The suburbs don’t want to “subsidize” the city:
Service consolidation has been a popular topic for local government, but the notion of a metropolitan form of government has sparked controversy.
“Metropolitan government is tough,” Glendale Mayor Jerome Tepper said. “We have 20 municipalities including the county. People identify with their community” and some don’t want to give that up, he said.
Rob Henken, president of the nonpartisan Public Policy Forum, said the controversial part about metro government in Milwaukee would be concerns from suburban communities that they would be subsidizing “much more intense levels of service in the city.”
Right. Much more intense levels of service.
For fuck’s sake. You know why the city would need more services? MORE PEOPLE LIVE THERE. And the city’s been starved of services forever, creating more problems to solve, as businesses and anybody with money fled to the ‘burbs and city government could and did ignore things like building inspections and public works upkeep in neighborhoods where nobody had time or inclination to complain.
I’m not saying metropolitan government makes perfect sense here or anywhere, really, but the glib dismissal in that comment is … something.
A.
Don’t more people still *work* in the city – many of them in the suburbs? Don’t even businesses that are out in the suburbs still have a dependency on city-based operations? I really don’t get this idea that people in the suburbs should reap the benefits of being near a city but not having to carry any of the costs.
Lived in Milwaukee for nearly 13 years… I can tell you why the suburbs don’t want to subsidize the city: RACE. Black people and hispanic people live in the city. Professional, educated people with whom I worked used to BRAG to me that they had not been in the city for years! Not to go to the theatre, symphony, ballet, art museum — nothin. And these same people warned me not to shop in the Grand Avenue mall because there were “youths” there — scary black teens! MKE is the second most racially divided city in the country — only second to Detroit. The public schools are dying. The parks and public services, too. They can’t have new public transport. The suburban white people… the folks who brought you Scott Walker… they will NOT have it.
The taxes city residents paid for decades subsidized the suburbs. Roads and other infrastructure weren’t built by private enterprise on spec.
Don’t know the history there.
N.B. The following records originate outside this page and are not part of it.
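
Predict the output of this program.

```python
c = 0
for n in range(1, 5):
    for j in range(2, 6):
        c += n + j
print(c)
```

n=1,j=2: c = 0+3 = 3
n=1,j=3: c = 3+4 = 7
n=1,j=4: c = 7+5 = 12
n=1,j=5: c = 12+6 = 18
n=2,j=2: c = 18+4 = 22
n=2,j=3: c = 22+5 = 27
n=2,j=4: c = 27+6 = 33
n=2,j=5: c = 33+7 = 40
n=3,j=2: c = 40+5 = 45
n=3,j=3: c = 45+6 = 51
n=3,j=4: c = 51+7 = 58
n=3,j=5: c = 58+8 = 66
n=4,j=2: c = 66+6 = 72
n=4,j=3: c = 72+7 = 79
n=4,j=4: c = 79+8 = 87
n=4,j=5: c = 87+9 = 96

96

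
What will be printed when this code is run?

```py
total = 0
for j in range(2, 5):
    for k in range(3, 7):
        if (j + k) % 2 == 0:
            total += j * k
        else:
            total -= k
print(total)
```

j=2,k=3: odd sum, total = 0-3 = -3
j=2,k=4: even sum, total = (-3)+8 = 5
j=2,k=5: odd sum, total = 5-5 = 0
j=2,k=6: even sum, total = 0+12 = 12
j=3,k=3: even sum, total = 12+9 = 21
j=3,k=4: odd sum, total = 21-4 = 17
j=3,k=5: even sum, total = 17+15 = 32
j=3,k=6: odd sum, total = 32-6 = 26
j=4,k=3: odd sum, total = 26-3 = 23
j=4,k=4: even sum, total = 23+16 = 39
j=4,k=5: odd sum, total = 39-5 = 34
j=4,k=6: even sum, total = 34+24 = 58

58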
But in several places that I have lived, the smaller incorporated areas ouside of the city limit owe their existence to people fleeing the evils of the city, including those scary poor and racial people.
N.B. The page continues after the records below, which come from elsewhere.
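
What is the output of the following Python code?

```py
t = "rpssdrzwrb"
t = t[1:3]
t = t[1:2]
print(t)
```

slice [1:3] → 'ps'
slice [1:2] → 's'

s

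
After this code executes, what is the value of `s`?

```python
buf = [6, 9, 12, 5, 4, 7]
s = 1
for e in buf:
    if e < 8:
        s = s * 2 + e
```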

In one Coastal SC city, I had nightmares of being in an accident and the ambulance crews from several different districts had to call in their respective city councils as my right arm was in one city, left arm in another, etc…
The economic argument seems convoluted to me as the real money-makers were in the city and the suburbs only means of economy was to tax the houses people came home to at night.
[[ I really don’t get this idea that people in the suburbs should reap the benefits of being near a city but not having to carry any of the costs.]]
One of the few really forward-thinking things that N.C. did decades ago was allow municipalities to annex adjoining unincorporated areas involuntarily as long as the population density was at least two people per square mile and the municipality demonstrated the ability to legal commit, within X time, to provide fire and police protection, water and sewer service and other such services. (A lot of suburban development was already on city water/sewer and paying twice the in-city rate, so to some extent they benefited on the deal.) So businesses and residents who benefited from geographic proximity to civilization eventually had to bear their fair share of the costs of that civilization. Cruel but fair, say I.
Unfortunately, the flying monkeys that took over the legislature in 2010 are about to ban involuntary annexation. It’s a way to get back at the larger cities, which, while creating the bulk of jobs, also tend to vote Democratic and be home to larger proportions of African Americans and other racial and ethnic minorities.